Жуков держался собранно, хотя, возможно, именно в такие минуты усталость наваливалась сильнее всего. Пока событие готовится, человек работает. Когда событие случилось, ему остаётся встретиться с тем, что он удерживал внутри.
Вышинский следил за словами и после подписания. Для него даже тосты были не просто тостами. Слишком хорошо он понимал, что послевоенный мир начнётся не завтра, а уже сегодня, в этих формулировках, взглядах, местах за столом, порядке подписей и будущих протоколах.
За окнами лежал Берлин.
Город не праздновал. Он был занят выживанием, руинами, поиском воды, хлеба, родственников, углов, где можно переночевать. В некоторых местах ещё пахло гарью. Где-то в подвалах сидели люди, которые не знали, что их государство только что окончательно подписало поражение. Где-то советские солдаты, услышав новость, обнимали друг друга, молчали, смеялись, плакали, стреляли в воздух или просто садились на землю, потому что ноги больше не хотели держать.
Кейтель в эту ночь, наверное, тоже не сразу уснул.
Вряд ли он думал о советских деревнях. Вряд ли в его памяти сами собой вставали лица тех, кого германская армия оставила в ямах, лагерях, развалинах и снегу. Люди его склада редко видят чужую боль без принуждения. Возможно, он снова и снова возвращался к Берлину, к разрушенным улицам, к фразе советского офицера, к залу в Карлсхорсте, к ручке в своей руке, к тому моменту, когда подпись уже лежала на бумаге и ничего нельзя было вернуть даже в формулировках.
Но это уже не имело значения.
Впервые за много лет значение имели не его мысли и не его приказы.
В Карлсхорсте остались листы с подписями.
И пока одни люди собирали документы, другие провожали делегации, третьи допивали холодный чай или крепкое спиртное, где-то далеко, в Москве, ещё ждали голоса Левитана. Страна ещё не услышала своё главное утро. Женщины ещё не проснулись от крика соседей.
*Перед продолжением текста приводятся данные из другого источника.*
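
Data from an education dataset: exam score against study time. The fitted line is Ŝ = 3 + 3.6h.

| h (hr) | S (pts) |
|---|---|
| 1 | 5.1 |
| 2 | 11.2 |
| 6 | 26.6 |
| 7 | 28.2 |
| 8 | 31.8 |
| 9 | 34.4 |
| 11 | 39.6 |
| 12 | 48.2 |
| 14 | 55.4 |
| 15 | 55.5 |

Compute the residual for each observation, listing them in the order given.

-1.5, 1, 2, 0, 0, -1, -3, 2, 2, -1.5

h=1: Ŝ = 3 + 3.6·1 = 6.6; r = 5.1 − 6.6 = -1.5
h=2: Ŝ = 3 + 3.6·2 = 10.2; r = 11.2 − 10.2 = 1
h=6: Ŝ = 3 + 3.6·6 = 24.6; r = 26.6 − 24.6 = 2
h=7: Ŝ = 3 + 3.6·7 = 28.2; r = 28.2 − 28.2 = 0
h=8: Ŝ = 3 + 3.6·8 = 31.8; r = 31.8 − 31.8 = 0
h=9: Ŝ = 3 + 3.6·9 = 35.4; r = 34.4 − 35.4 = -1
h=11: Ŝ = 3 + 3.6·11 = 42.6; r = 39.6 − 42.6 = -3
h=12: Ŝ = 3 + 3.6·12 = 46.2; r = 48.2 − 46.2 = 2
h=14: Ŝ = 3 + 3.6·14 = 53.4; r = 55.4 − 53.4 = 2
h=15: Ŝ = 3 + 3.6·15 = 57; r = 55.5 − 57 = -1.5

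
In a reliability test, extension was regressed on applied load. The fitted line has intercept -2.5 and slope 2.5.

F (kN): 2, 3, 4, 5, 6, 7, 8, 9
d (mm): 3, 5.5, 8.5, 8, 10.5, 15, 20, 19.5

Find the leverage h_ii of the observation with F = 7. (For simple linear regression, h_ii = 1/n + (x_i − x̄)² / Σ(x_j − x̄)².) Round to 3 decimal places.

h = 0.179

F̄ = (2 + 3 + 4 + 5 + 6 + 7 + 8 + 9)/8 = 5.5
Σ(F − F̄)² = 12.25 + 6.25 + 2.25 + 0.25 + 0.25 + 2.25 + 6.25 + 12.25 = 42
h = 1/8 + (1.5)²/42 = 0.125 + 0.0535714 = 0.179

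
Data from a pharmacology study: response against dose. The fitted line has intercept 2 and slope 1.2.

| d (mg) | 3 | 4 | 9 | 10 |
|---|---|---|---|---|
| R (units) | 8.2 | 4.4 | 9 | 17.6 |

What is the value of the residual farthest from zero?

e = -3.8

d=3: ŷ = 2 + 1.2·3 = 5.6; e = 8.2 − 5.6 = 2.6
d=4: ŷ = 2 + 1.2·4 = 6.8; e = 4.4 − 6.8 = -2.4
d=9: ŷ = 2 + 1.2·9 = 12.8; e = 9 − 12.8 = -3.8
d=10: ŷ = 2 + 1.2·10 = 14; e = 17.6 − 14 = 3.6
Largest |e| is 3.8 at d = 9, residual -3.8.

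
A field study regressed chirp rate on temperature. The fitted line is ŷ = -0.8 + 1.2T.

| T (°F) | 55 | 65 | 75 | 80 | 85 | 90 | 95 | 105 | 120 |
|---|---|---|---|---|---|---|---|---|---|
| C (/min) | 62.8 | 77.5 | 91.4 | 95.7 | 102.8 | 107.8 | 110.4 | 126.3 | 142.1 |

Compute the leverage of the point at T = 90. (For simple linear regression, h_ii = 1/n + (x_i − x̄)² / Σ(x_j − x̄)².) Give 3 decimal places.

h = 0.117

T̄ = (55 + 65 + 75 + 80 + 85 + 90 + 95 + 105 + 120)/9 = 85.5556
Σ(T − T̄)² = 933.642 + 422.531 + 111.42 + 30.8642 + 0.308642 + 19.7531 + 89.1975 + 378.086 + 1186.42 = 3172.22
h = 1/9 + (4.44444)²/3172.22 = 0.111111 + 0.00622689 = 0.117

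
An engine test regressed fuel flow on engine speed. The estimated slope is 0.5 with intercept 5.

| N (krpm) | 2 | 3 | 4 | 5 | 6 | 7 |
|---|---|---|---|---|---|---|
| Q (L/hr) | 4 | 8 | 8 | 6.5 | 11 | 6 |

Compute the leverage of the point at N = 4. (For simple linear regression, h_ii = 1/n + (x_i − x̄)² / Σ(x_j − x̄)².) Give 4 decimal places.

h = 0.1810

N̄ = (2 + 3 + 4 + 5 + 6 + 7)/6 = 4.5
Σ(N − N̄)² = 6.25 + 2.25 + 0.25 + 0.25 + 2.25 + 6.25 = 17.5
h = 1/6 + (-0.5)²/17.5 = 0.166667 + 0.0142857 = 0.1810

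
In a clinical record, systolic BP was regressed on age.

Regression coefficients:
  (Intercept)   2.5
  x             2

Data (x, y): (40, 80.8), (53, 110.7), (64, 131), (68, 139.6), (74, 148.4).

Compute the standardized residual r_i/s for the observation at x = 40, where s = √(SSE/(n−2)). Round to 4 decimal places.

x=40: ŷ = 2.5 + 2·40 = 82.5; r = 80.8 − 82.5 = -1.7
x=53: ŷ = 2.5 + 2·53 = 108.5; r = 110.7 − 108.5 = 2.2
x=64: ŷ = 2.5 + 2·64 = 130.5; r = 131 − 130.5 = 0.5
x=68: ŷ = 2.5 + 2·68 = 138.5; r = 139.6 − 138.5 = 1.1
x=74: ŷ = 2.5 + 2·74 = 150.5; r = 148.4 − 150.5 = -2.1
SSE = 2.89 + 4.84 + 0.25 + 1.21 + 4.41 = 13.6
s = √(13.6/3) = 2.12916
r/s = -1.7 / 2.12916 = -0.7984

-0.7984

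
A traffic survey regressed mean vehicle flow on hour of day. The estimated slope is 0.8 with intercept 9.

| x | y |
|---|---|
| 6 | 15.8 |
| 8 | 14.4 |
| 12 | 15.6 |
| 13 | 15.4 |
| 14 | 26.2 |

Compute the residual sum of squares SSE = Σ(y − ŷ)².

SSE = 66

x=6: ŷ = 9 + 0.8·6 = 13.8; e = 15.8 − 13.8 = 2
x=8: ŷ = 9 + 0.8·8 = 15.4; e = 14.4 − 15.4 = -1
x=12: ŷ = 9 + 0.8·12 = 18.6; e = 15.6 − 18.6 = -3
x=13: ŷ = 9 + 0.8·13 = 19.4; e = 15.4 − 19.4 = -4
x=14: ŷ = 9 + 0.8·14 = 20.2; e = 26.2 − 20.2 = 6
SSE = 4 + 1 + 9 + 16 + 36 = 66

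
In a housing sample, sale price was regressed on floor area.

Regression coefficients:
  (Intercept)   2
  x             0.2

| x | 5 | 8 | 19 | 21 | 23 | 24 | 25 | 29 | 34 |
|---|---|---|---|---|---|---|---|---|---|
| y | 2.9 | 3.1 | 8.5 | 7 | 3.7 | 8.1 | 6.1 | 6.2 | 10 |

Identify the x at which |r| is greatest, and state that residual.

x=5: ŷ = 2 + 0.2·5 = 3; r = 2.9 − 3 = -0.1
x=8: ŷ = 2 + 0.2·8 = 3.6; r = 3.1 − 3.6 = -0.5
x=19: ŷ = 2 + 0.2·19 = 5.8; r = 8.5 − 5.8 = 2.7
x=21: ŷ = 2 + 0.2·21 = 6.2; r = 7 − 6.2 = 0.8
x=23: ŷ = 2 + 0.2·23 = 6.6; r = 3.7 − 6.6 = -2.9
x=24: ŷ = 2 + 0.2·24 = 6.8; r = 8.1 − 6.8 = 1.3
x=25: ŷ = 2 + 0.2·25 = 7; r = 6.1 − 7 = -0.9
x=29: ŷ = 2 + 0.2·29 = 7.8; r = 6.2 − 7.8 = -1.6
x=34: ŷ = 2 + 0.2·34 = 8.8; r = 10 − 8.8 = 1.2
Largest |r| is 2.9 at x = 23, residual -2.9.

x = 23, r = -2.9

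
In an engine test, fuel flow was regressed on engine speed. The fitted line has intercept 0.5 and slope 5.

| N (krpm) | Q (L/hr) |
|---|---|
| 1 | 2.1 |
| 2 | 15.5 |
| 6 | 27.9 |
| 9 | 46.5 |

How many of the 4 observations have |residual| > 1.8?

3

N=1: ŷ = 0.5 + 5·1 = 5.5; r = 2.1 − 5.5 = -3.4
N=2: ŷ = 0.5 + 5·2 = 10.5; r = 15.5 − 10.5 = 5
N=6: ŷ = 0.5 + 5·6 = 30.5; r = 27.9 − 30.5 = -2.6
N=9: ŷ = 0.5 + 5·9 = 45.5; r = 46.5 − 45.5 = 1
|r| > 1.8: N=1 (|r|=3.4), N=2 (|r|=5), N=6 (|r|=2.6) → 3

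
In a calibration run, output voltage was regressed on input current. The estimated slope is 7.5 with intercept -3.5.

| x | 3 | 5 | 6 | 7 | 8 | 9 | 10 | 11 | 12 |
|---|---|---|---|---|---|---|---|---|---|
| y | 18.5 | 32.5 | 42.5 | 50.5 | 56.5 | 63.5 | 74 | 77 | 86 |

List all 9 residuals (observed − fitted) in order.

-0.5, -1.5, 1, 1.5, 0, -0.5, 2.5, -2, -0.5

x=3: ŷ = -3.5 + 7.5·3 = 19; r = 18.5 − 19 = -0.5
x=5: ŷ = -3.5 + 7.5·5 = 34; r = 32.5 − 34 = -1.5
x=6: ŷ = -3.5 + 7.5·6 = 41.5; r = 42.5 − 41.5 = 1
x=7: ŷ = -3.5 + 7.5·7 = 49; r = 50.5 − 49 = 1.5
x=8: ŷ = -3.5 + 7.5·8 = 56.5; r = 56.5 − 56.5 = 0
x=9: ŷ = -3.5 + 7.5·9 = 64; r = 63.5 − 64 = -0.5
x=10: ŷ = -3.5 + 7.5·10 = 71.5; r = 74 − 71.5 = 2.5
x=11: ŷ = -3.5 + 7.5·11 = 79; r = 77 − 79 = -2
x=12: ŷ = -3.5 + 7.5·12 = 86.5; r = 86 − 86.5 = -0.5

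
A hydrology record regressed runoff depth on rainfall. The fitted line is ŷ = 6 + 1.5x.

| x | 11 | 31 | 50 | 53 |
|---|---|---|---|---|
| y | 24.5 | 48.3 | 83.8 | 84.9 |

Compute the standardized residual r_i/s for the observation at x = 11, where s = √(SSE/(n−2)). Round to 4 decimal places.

0.5178

x=11: ŷ = 6 + 1.5·11 = 22.5; r = 24.5 − 22.5 = 2
x=31: ŷ = 6 + 1.5·31 = 52.5; r = 48.3 − 52.5 = -4.2
x=50: ŷ = 6 + 1.5·50 = 81; r = 83.8 − 81 = 2.8
x=53: ŷ = 6 + 1.5·53 = 85.5; r = 84.9 − 85.5 = -0.6
SSE = 4 + 17.64 + 7.84 + 0.36 = 29.84
s = √(29.84/2) = 3.86264
r/s = 2 / 3.86264 = 0.5178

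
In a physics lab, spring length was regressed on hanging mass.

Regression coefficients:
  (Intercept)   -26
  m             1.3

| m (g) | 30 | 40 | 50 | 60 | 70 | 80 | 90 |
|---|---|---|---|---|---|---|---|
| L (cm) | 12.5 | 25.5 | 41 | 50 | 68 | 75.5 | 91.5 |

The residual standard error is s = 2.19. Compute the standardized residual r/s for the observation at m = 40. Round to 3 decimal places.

-0.228

L̂ = -26 + 1.3·40 = 26
r = 25.5 − 26 = -0.5
r/s = -0.5 / 2.19 = -0.228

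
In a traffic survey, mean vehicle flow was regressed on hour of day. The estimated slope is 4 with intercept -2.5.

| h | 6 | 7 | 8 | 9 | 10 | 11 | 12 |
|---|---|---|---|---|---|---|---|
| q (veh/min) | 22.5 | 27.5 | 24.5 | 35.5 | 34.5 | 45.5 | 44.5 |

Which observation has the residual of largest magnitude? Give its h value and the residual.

h=6: q̂ = -2.5 + 4·6 = 21.5; r = 22.5 − 21.5 = 1
h=7: q̂ = -2.5 + 4·7 = 25.5; r = 27.5 − 25.5 = 2
h=8: q̂ = -2.5 + 4·8 = 29.5; r = 24.5 − 29.5 = -5
h=9: q̂ = -2.5 + 4·9 = 33.5; r = 35.5 − 33.5 = 2
h=10: q̂ = -2.5 + 4·10 = 37.5; r = 34.5 − 37.5 = -3
h=11: q̂ = -2.5 + 4·11 = 41.5; r = 45.5 − 41.5 = 4
h=12: q̂ = -2.5 + 4·12 = 45.5; r = 44.5 − 45.5 = -1
Largest |r| is 5 at h = 8, residual -5.

h = 8, r = -5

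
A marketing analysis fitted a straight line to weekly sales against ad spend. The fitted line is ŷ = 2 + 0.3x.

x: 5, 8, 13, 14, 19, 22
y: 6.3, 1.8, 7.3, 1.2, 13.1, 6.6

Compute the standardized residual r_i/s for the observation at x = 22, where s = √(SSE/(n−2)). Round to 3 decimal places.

x=5: ŷ = 2 + 0.3·5 = 3.5; r = 6.3 − 3.5 = 2.8
x=8: ŷ = 2 + 0.3·8 = 4.4; r = 1.8 − 4.4 = -2.6
x=13: ŷ = 2 + 0.3·13 = 5.9; r = 7.3 − 5.9 = 1.4
x=14: ŷ = 2 + 0.3·14 = 6.2; r = 1.2 − 6.2 = -5
x=19: ŷ = 2 + 0.3·19 = 7.7; r = 13.1 − 7.7 = 5.4
x=22: ŷ = 2 + 0.3·22 = 8.6; r = 6.6 − 8.6 = -2
SSE = 7.84 + 6.76 + 1.96 + 25 + 29.16 + 4 = 74.72
s = √(74.72/4) = 4.32204
r/s = -2 / 4.32204 = -0.463

-0.463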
Солдаты ещё не знали, как именно им объявят конец войны. Дети ещё спали, не понимая, что завтра взрослые будут плакать иначе.
А в Берлине, в здании бывшего военно-инженерного училища, уже стоял стол, за которым Германия перестала быть воюющей державой.
Кейтель ждал в машине несколько часов.
История ждала дольше.
И когда её наконец впустили в зал, она не стала спрашивать у фельдмаршала, готов ли он.